Reflection on Design Choices
Every design decision in this project, from path resolution to caching, serves the broader goal of reliability. Health applications require special care because predictions can influence perception of risk. While this app is educational, it follows patterns that are professional. The schema-driven form reduces errors. The caching mechanisms improve performance. The separation into helpers and small functions increases maintainability. Even the use of error messages inside Streamlit reflects a user-centric design philosophy. Together, these details create an application that is technically robust and easy to interact with.
Deployment Notes
Deploying the app requires installing dependencies and running streamlit run app.py
. On platforms like Streamlit Cloud, the requirements.txt file ensures all dependencies are installed. The model file tb_mortality_model.pkl must be present in the models folder. The schema.json file must also be available.

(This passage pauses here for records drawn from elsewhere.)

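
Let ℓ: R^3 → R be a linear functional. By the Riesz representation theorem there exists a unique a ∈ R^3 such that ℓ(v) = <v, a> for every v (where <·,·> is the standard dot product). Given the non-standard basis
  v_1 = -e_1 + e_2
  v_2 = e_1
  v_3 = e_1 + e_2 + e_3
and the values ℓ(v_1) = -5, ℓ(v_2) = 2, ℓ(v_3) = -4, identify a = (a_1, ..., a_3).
a = (2, -3, -3)

Write a = (a_1, ..., a_3) in the standard basis. For each basis vector v_i, ℓ(v_i) = <v_i, a> is a linear equation in the a_j's. Collect the n equations into a matrix system V a = ℓ, where row i of V is v_i (expressed in the standard basis). Since V is invertible (lower-triangular with 1s on the diagonal, up to permutation), solve by back-substitution:
  V =
[[-1, 1, 0],
 [1, 0, 0],
 [1, 1, 1]]
  V a = (-5, 2, -4)
Solving gives a = (2, -3, -3).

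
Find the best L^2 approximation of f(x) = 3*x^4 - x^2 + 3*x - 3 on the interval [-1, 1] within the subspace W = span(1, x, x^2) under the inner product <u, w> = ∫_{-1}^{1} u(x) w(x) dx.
g(x) = 11*x^2/7 + 3*x - 114/35

The best approximation g ∈ W is the orthogonal projection of f onto W. Writing g = a_0 + a_1 x + a_2 x^2, the coefficients solve the normal equations G · a = b where
  G_{ij} = <φ_i, φ_j> and b_i = <f, φ_i>, with φ_0 = 1, φ_1 = x, φ_2 = x^2.
G =
  [2, 0, 2/3]
  [0, 2/3, 0]
  [2/3, 0, 2/5],
b = (-82/15, 2, -54/35).
Solving gives a_0 = -114/35, a_1 = 3, a_2 = 11/7, so
  g(x) = 11*x^2/7 + 3*x - 114/35.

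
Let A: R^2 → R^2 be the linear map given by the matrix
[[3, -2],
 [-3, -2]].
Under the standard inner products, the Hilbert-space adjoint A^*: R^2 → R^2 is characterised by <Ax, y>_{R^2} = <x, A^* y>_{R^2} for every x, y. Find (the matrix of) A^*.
A^* = A^T =
[[3, -3],
 [-2, -2]]

For real matrices with standard dot products, the defining identity <Ax, y> = <x, A^* y> gives (Ax)^T y = x^T (A^*) y, i.e. x^T A^T y = x^T (A^*) y. Since this holds for all x, y, we must have A^* = A^T. Therefore
A^* =
[[3, -3],
 [-2, -2]].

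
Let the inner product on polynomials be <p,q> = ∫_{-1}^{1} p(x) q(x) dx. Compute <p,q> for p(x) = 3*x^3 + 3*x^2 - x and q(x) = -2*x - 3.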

If the optional dataset exists, additional features such as exploratory visualization could be added. The project structure is light and can be easily uploaded to GitHub. Streamlit Cloud integrates directly with GitHub repos which makes deployment straightforward.
Broader Impact
This project started from a personal reflection but connects to a global issue. Tuberculosis remains a serious challenge worldwide. Having tools that can analyze data and provide predictive insights helps policymakers and researchers. While this app is simplified, the pattern it demonstrates could be expanded. With larger datasets, more sophisticated models, and richer schemas, such applications could become valuable decision support systems. The key lesson is that combining technical discipline with clarity of presentation makes data science accessible to a wider audience.